At home, Gillibrand laments that the tennis court on her property is in rough shape:

“The court has big cracks in it — see on the right side, there’s a big lump? So Jonny and I hit on the good side; we just pound the balls as hard as we can. I took Henry out yesterday and gave him a lesson. I desperately want to redo it, but it’s $50,000, so we can’t touch it.”

We’ve all been there, right?

One paragraph later, Gillibrand is describing what’s wrong with Congress:

“They’re in a bubble. A lot of members of Congress are isolated. They tend to be affluent. They tend to have a lot of people doing things for them. So sometimes they don’t understand what their constituents are feeling.”

The article is too polite to mention Gillibrand’s $457,200 cash gift from her in-laws in 2015.

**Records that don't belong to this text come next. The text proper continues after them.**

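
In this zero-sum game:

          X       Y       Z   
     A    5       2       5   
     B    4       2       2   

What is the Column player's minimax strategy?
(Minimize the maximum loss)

Column should play Y, value = 2

Work:
Column player minimizes Row's maximum payoff:
Column X: max payoff to Row = 5
Column Y: max payoff to Row = 2
Column Z: max payoff to Row = 5
Minimum is 2, achieved by column Y.
Minimax strategy: Y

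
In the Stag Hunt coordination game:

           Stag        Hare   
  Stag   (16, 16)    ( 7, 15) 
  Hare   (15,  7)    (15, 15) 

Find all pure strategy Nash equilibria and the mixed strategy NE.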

But perhaps the article’s most ridiculous assertion is that she’s some sort of campaigning powerhouse:

She won the House seat in a two-to-one Republican district in 2006 and had landslide victories across the state in both of her Senate races.

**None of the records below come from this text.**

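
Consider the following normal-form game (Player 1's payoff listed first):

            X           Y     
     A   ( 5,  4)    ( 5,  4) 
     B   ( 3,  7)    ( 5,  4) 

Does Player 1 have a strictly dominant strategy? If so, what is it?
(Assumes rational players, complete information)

No strictly dominant strategy exists for Player 1

Work:
A strategy strictly dominates another if it gives a strictly higher payoff against every opponent action. Compare each pair of P1's strategies column-by-column:
  A vs B: [5 vs 3, 5 vs 5] → A does not strictly dominate B (column Y: 5 ≤ 5)
  B vs A: [3 vs 5, 5 vs 5] → B does not strictly dominate A (column X: 3 ≤ 5)
No single strategy strictly dominates all others → no strictly dominant strategy.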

She won that Republican district in 2006 with completely different positions than she now holds. She was pro-gun and anti-gay marriage, and her stand on immigration would sound downright Trumpian today: The New York Times reported that Gillibrand, during her one term as a congresswoman representing New York’s 20th district, “opposed any sort of amnesty for illegal immigrants, supported deputizing local law enforcement officers to enforce federal immigration laws, spoke out against Gov. Eliot Spitzer’s proposal to allow illegal immigrants to have driver’s licenses, and sought to make English the official language of the United States.”

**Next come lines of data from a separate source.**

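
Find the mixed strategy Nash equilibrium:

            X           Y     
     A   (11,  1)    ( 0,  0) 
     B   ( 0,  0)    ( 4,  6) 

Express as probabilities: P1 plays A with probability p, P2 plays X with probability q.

p = 0.8571, q = 0.2667

Work:
Find probabilities that make opponent indifferent:
P2 chooses q to make P1 indifferent between A and B
P1 chooses p to make P2 indifferent between X and Y
Mixed NE: P1 plays (A: 0.8571, B: 0.1429), P2 plays (X: 0.2667, Y: 0.7333)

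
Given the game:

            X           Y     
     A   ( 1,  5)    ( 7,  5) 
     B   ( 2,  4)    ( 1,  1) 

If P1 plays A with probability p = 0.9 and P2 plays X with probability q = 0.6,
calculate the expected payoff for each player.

E[P1] = 3.22, E[P2] = 4.78

Work:
E[P1] = p·q·π₁(A,X) + p·(1-q)·π₁(A,Y) + (1-p)·q·π₁(B,X) + (1-p)·(1-q)·π₁(B,Y)
= 0.9·0.6·1 + 0.9·0.4·7 + 0.1·0.6·2 + 0.1·0.4·1
= 3.22

E[P2] = 4.78 (similar calculation)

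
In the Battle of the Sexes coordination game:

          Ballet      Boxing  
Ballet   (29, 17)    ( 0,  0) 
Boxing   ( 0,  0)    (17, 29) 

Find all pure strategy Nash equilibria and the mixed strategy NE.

Pure NE: (Ballet, Ballet) and (Boxing, Boxing); Mixed NE: p = 0.6304, q = 0.3696

Work:
Check pure NE:
(Ballet, Ballet): (29, 17) - no unilateral deviation beneficial
(Boxing, Boxing): (17, 29) - no unilateral deviation beneficial
Mixed NE: P1 plays Ballet with p = 0.6304, P2 plays Ballet with q = 0.3696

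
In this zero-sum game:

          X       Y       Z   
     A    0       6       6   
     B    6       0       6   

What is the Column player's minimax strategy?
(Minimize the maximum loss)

Column should play X or Y or Z (all achieve the minimum), value = 6

Work:
Column player minimizes Row's maximum payoff:
Column X: max payoff to Row = 6
Column Y: max payoff to Row = 6
Column Z: max payoff to Row = 6
Minimum is 6, achieved by columns X, Y, Z (tied).
Each of X or Y or Z is a minimax strategy.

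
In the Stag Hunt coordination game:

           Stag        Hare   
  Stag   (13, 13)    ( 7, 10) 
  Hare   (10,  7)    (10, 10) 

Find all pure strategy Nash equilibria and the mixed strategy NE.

Pure NE: (Stag, Stag) and (Hare, Hare); Mixed NE: p = 0.5, q = 0.5

Work:
Check pure NE:
(Stag, Stag): (13, 13) - no unilateral deviation beneficial
(Hare, Hare): (10, 10) - no unilateral deviation beneficial
Mixed NE: P1 plays Stag with p = 0.5, P2 plays Stag with q = 0.5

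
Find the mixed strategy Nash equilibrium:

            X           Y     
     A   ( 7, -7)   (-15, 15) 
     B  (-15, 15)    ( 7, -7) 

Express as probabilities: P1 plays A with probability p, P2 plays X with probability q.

p = 0.5, q = 0.5

Work:
Find probabilities that make opponent indifferent:
P2 chooses q to make P1 indifferent between A and B
P1 chooses p to make P2 indifferent between X and Y
Mixed NE: P1 plays (A: 0.5, B: 0.5), P2 plays (X: 0.5, Y: 0.5)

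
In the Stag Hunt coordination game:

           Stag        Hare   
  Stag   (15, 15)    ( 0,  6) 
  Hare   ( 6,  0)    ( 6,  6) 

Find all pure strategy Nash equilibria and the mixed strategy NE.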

Her embrace of a path to citizenship for illegal immigrants directly coincided with her need to win statewide in the senatorial race.

As for the “landslide victories” in her Senate races, her foes were former congressman Joe DioGuardi, who had not won an election in 24 years, and Wendy Long, who had never been elected to any office before. A better-known, well-financed Democrat beating a little-known Republican candidate in New York state really shouldn’t count for much. After all, even the woman who lost to Trump managed to do that twice.

By many accounts, Gillbrand is a nice person. The profile quotes James Lankford, Oklahoma Republican: “I like her and would consider her a friend in the Senate. She’s not difficult to work with.” The accounts of her retail campaigning skills are too numerous to be mere spin. But Vogue has to go one step further, portraying her as a senatorial Mary Poppins.

She laughs at a waitress’s joke and “just like that, the two are yakking like sorority sisters at a reunion.” The camaraderie continues:

(“I love your top!” “You do?”) Gillibrand has a knack for this kind of easy connection. She radiates concern for regular people, and in her interactions there is an actual, unperformed engagement that people pick up on everywhere. She is the very soul of approachability.

Back in 2010, the same correspondent wrote:

Gillibrand is nothing if not genuine, and through sheer force of personality she bends the occasion to suit her style, which is essentially folksy and earnest. She radiates kindness. But she is also direct and no-nonsense.

Maybe not all eyes are really on Gillibrand and thinking of 2020, as the magazine’s cover asserts. But it’s pretty clear that the eyes of the Vogue editorial staff are gazing in admiration at the New York senator, and inconvenient details of her record must be airbrushed away. As they say, love is blind.